◎臨終の時
妙好人與市の臨終直前。誰でも死の半年前には死を予感するというが、獲信者(他力信心を得た人)の彼はどうだったのか。
『與市は、死ぬ二日ほど前に、次のような独り言を言っていた。「死んだらまず第一にご本山へ参り、親様や祖父様や、祖母様に会うて・・・・・」。』
(新妙好人伝近江・美濃篇/高木実衛/編 法蔵館P62から引用)
『與市の病気がだんだん重くなり、大変苦しそうにしているので、妻がそばからどんな様子かと尋ねると、與市は、「死にとうない」と答えた。

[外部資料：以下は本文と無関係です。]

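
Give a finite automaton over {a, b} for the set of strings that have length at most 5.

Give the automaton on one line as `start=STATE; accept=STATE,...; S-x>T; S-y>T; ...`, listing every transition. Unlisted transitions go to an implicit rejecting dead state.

start=q0; accept=q0,q1,q2,q3,q4,q5; q0-a>q1; q0-b>q1; q1-a>q2; q1-b>q2; q2-a>q3; q2-b>q3; q3-a>q4; q3-b>q4; q4-a>q5; q4-b>q5; q5-a>q6; q5-b>q6; q6-a>q6; q6-b>q6

We only need to distinguish lengths 0, 1, …, 5, and '>5'. Chain q0 → q1 → q2 → q3 → q4 → q5 → q6 on every symbol, with q6 looping. Accepting states: {q0, q1, q2, q3, q4, q5}.
With 7 states:
        a   b  
>* q0   q1  q1 
 * q1   q2  q2 
 * q2   q3  q3 
 * q3   q4  q4 
 * q4   q5  q5 
 * q5   q6  q6 
   q6   q6  q6 
(> = start, * = accepting)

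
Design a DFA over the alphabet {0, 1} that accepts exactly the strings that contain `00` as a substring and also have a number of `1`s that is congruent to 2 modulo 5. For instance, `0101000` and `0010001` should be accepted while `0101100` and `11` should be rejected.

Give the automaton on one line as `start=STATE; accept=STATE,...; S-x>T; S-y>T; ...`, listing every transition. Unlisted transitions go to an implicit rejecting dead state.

Build one automaton per condition and run them in lockstep. The first has 3 states tracking whether and how much of `00` has been seen; the second has 5 states tracking the count of `1`s modulo 5. A product state is a pair (one from each), accepting exactly when both do.
With 15 states:
          0    1  
>  S0     S1   S2 
   S1     S3   S2 
   S2     S4   S5 
   S3     S3   S6 
   S4     S6   S5 
   S5     S7   S8 
   S6     S6   S9 
   S7     S9   S8 
   S8    S10  S11 
 * S9     S9  S12 
   S10   S12  S11 
   S11   S13   S0 
   S12   S12  S14 
   S13   S14   S0 
   S14   S14   S3 
(> = start, * = accepting)

start=S0; accept=S9; S0-0>S1; S0-1>S2; S1-0>S3; S1-1>S2; S2-0>S4; S2-1>S5; S3-0>S3; S3-1>S6; S4-0>S6; S4-1>S5; S5-0>S7; S5-1>S8; S6-0>S6; S6-1>S9; S7-0>S9; S7-1>S8; S8-0>S10; S8-1>S11; S9-0>S9; S9-1>S12; S10-0>S12; S10-1>S11; S11-0>S13; S11-1>S0; S12-0>S12; S12-1>S14; S13-0>S14; S13-1>S0; S14-0>S14; S14-1>S3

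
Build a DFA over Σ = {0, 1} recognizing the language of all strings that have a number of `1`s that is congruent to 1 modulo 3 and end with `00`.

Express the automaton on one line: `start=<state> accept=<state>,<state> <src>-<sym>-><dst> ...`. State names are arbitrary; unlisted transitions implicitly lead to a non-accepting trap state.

Handle the two conditions separately and then intersect. One (3 states) tracks the count of `1`s modulo 3; the other (3 states) tracks how much of the suffix `00` has currently been matched. Each combined state is a pair, one component from each; accept when both components accept. Equivalent product states are then merged.
        0   1  
>  q0   q0  q1 
   q1   q2  q3 
   q2   q4  q3 
   q3   q3  q0 
 * q4   q4  q3 
(> = start, * = accepting)

start=q0 accept=q4 q0-0->q0 q0-1->q1 q1-0->q2 q1-1->q3 q2-0->q4 q2-1->q3 q3-0->q3 q3-1->q0 q4-0->q4 q4-1->q3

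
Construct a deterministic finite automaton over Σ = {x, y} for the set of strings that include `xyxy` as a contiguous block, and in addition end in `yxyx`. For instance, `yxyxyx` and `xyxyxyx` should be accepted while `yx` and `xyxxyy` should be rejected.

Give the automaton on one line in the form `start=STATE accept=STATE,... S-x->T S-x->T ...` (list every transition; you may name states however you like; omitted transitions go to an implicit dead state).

start=q0 accept=q9 q0-x->q1 q0-y->q2 q1-x->q1 q1-y->q3 q2-x->q4 q2-y->q2 q3-x->q5 q3-y->q2 q4-x->q1 q4-y->q6 q5-x->q1 q5-y->q7 q6-x->q8 q6-y->q2 q7-x->q9 q7-y->q10 q8-x->q1 q8-y->q7 q9-x->q11 q9-y->q7 q10-x->q12 q10-y->q10 q11-x->q11 q11-y->q10 q12-x->q11 q12-y->q7

Build one automaton per condition and run them in lockstep. One (5 states) tracks whether and how much of `xyxy` has been seen; the other (5 states) tracks how much of the suffix `yxyx` has currently been matched. Each combined state is a pair, one component from each; accept when both components accept.
With 13 states:
          x    y  
>  q0     q1   q2 
   q1     q1   q3 
   q2     q4   q2 
   q3     q5   q2 
   q4     q1   q6 
   q5     q1   q7 
   q6     q8   q2 
   q7     q9  q10 
   q8     q1   q7 
 * q9    q11   q7 
   q10   q12  q10 
   q11   q11  q10 
   q12   q11   q7 
(> = start, * = accepting)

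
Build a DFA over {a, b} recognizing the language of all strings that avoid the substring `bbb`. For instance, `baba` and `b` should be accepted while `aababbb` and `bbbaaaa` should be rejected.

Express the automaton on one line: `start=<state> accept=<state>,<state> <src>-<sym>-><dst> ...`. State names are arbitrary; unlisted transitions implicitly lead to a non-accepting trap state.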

與市の臨終が近づいたころ、兄弟眷属が與市を見舞い、「お前は、若い時から大変よくお慈悲を喜んでいたから、こんど死んだらお浄土へ参らしていただくに相違なかろう。お浄土へ参らしていただいたら、またわしらを済度に出て来てくれ」と言うと、與市は次のように言った。「お浄土へ参って、親様に聞いてみればわからぬ」。』
(上掲書P62から引用)
※親様:阿弥陀仏
與市は見仏体験があるようだが、死んだら本山に参り云々と言ったり、死にたくないと言ったり、死を受け容れかねている。
浄土真宗では、まず浄土に生まれ変わって、次に弥陀の本願に抱き参らせるところを狙っているのだろうと思う。死後辺地浄土に往生するのは最終目的ではないわけだ。
浄土に往生した後、弥陀の本願に救われるというが、どのように救われるかは知らないので、「お浄土へ参って、親様に聞いてみればわからぬ」と與市は正直に答える。この生真面目さ、フランクさが、真正の求道者の印である。
また與市に見仏体験はあるようだが、そこから先へは行けなかったのだろう。
同じ妙好人の浅原才一は、すべてが南無阿弥陀仏でできている世界に入りさらにそこから先に進めた例はあるが、臨終直前まで與市はそこまで行けていなかった。とはいえ、彼の実際の臨終時には、先に進めていたかもしれない。